Each of the top four parties in Kenya’s 1992 general election – Kanu, Ford Kenya, Ford Asili and the Democratic Party (DP) – is a pale shadow of its former self.

Kanu, the party of independence, and which won 100 parliamentary seats in 1992 under then president Daniel arap Moi, currently has only 10 seats in an expanded National Assembly.

Ford-Kenya is the only other recognisable surviving parliamentary party from that generation, although it has seen its numbers dwindle from 31 parliamentary seats in 1992 to 12 currently.

Political parties' influence over the rank and file in Kenya often pales in comparison to that of their founders, mostly charismatic personalities with cult-like following in their bases, mostly the country’s big five ethnic communities.

More recently, political parties have also found themselves struggling for identity, with the rise of coalitions – largely ethnic alliances hurriedly assembled as special purpose vehicles for the election.

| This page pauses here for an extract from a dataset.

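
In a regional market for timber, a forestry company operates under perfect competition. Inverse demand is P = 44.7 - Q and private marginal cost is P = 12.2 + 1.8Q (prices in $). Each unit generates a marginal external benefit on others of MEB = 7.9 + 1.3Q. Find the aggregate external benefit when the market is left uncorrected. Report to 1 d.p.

$179.3

Market equilibrium (private): 12.2 + 1.8Q = 44.7 - Q → Q_m = 11.6071.
Total external benefit = ∫₀^{Q_m} (7.9 + 1.3Q) dQ = 7.9×11.6071 + ½×1.3×11.6071² = 179.2672.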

A majority of the latest lot of defectors, for example, are shifting loyalties to either the Azimio la Umoja coalition associated with President Uhuru Kenyatta and his preferred successor, Raila Odinga, or the Kenya Kwanza Alliance led by Deputy President William Ruto.

The two coalitions fancied to produce Kenya’s fifth president have each been assembled in the past two months and look set to extend the country’s 20-year record of not having anyone elected to the top seat on the same party ticket.